Her ne kadar davacı tarafından dava konusu işlemin geriye yürümezlik ilkesine aykırı olduğu iddia edilmişse de, … tarih ve … sayılı Kurul kararında, fesih hâlinde abone hesaplarında kalan bakiyenin abonelere iadesine ilişkin kurala yer verildiği, bu kurala rağmen henüz iadesi gerçekleşmemiş tutarların olduğu, dolayısıyla bu kapsamda yeni bir idarî işlemle iade usûllerinin belirlenmesi, söz konusu tutarların iki yıl içerisinde abonelere iade edilememesi hâlinde ise evrensel hizmet geliri olarak ilgili Bakanlığa aktarılması, tamamlanmamış, başka bir anlatımla henüz süreci devam eden hukukî işlemlere yönelik olduğundan, hukukî güvenlik ilkesi bağlamında geriye yürümezlik ilkesi ihlâl edilmemiştir.

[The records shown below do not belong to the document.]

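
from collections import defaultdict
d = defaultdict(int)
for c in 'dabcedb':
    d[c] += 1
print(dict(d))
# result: {'d': 2, 'a': 1, 'b': 2, 'c': 1, 'e': 1}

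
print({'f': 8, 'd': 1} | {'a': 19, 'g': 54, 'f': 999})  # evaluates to {'f': 999, 'd': 1, 'a': 19, 'g': 54}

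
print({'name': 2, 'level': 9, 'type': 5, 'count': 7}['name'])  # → 2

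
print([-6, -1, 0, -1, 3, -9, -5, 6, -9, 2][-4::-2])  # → [-5, 3, 0, -6]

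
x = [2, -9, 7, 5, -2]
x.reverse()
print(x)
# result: [-2, 5, 7, -9, 2]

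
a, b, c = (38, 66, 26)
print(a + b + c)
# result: 130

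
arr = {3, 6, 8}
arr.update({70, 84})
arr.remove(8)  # {3, 6, 70, 84}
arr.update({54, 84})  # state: {3, 6, 54, 70, 84}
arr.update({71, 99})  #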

Davacının diğer iddiaları dava konusu düzenleyici Kurul kararı ve bireysel işlemi kusurlandırıcı mahiyette değildir.
Bu itibarla, tüketici haklarının korunması görevi kapsamında, 5809 sayılı Kanun’un 60. maddesinin 9. fıkrası gereğince tesis edilen dava konusu işlemde hukuka aykırılık bulunmamaktadır.

KARAR SONUCU:
Açıklanan nedenlerle;
1. DAVANIN REDDİNE,
2. Ayrıntısı aşağıda gösterilen toplam ….-TL yargılama giderinin davacı üzerinde bırakılmasına,
3. Avukatlık Asgari Ücret Tarifesi uyarınca ….-TL vekâlet ücretinin davacıdan alınarak davalı idareye verilmesine,
4. Posta gideri avansından artan tutarın kararın kesinleşmesinden sonra davacıya iadesine,
5. Bu kararın tebliğ tarihini izleyen 30 (otuz) gün içerisinde Danıştay İdari Dava Daireleri Kurulu’na temyiz yolu açık olmak üzere, 18/11/2020 tarihinde oybirliğiyle karar verildi.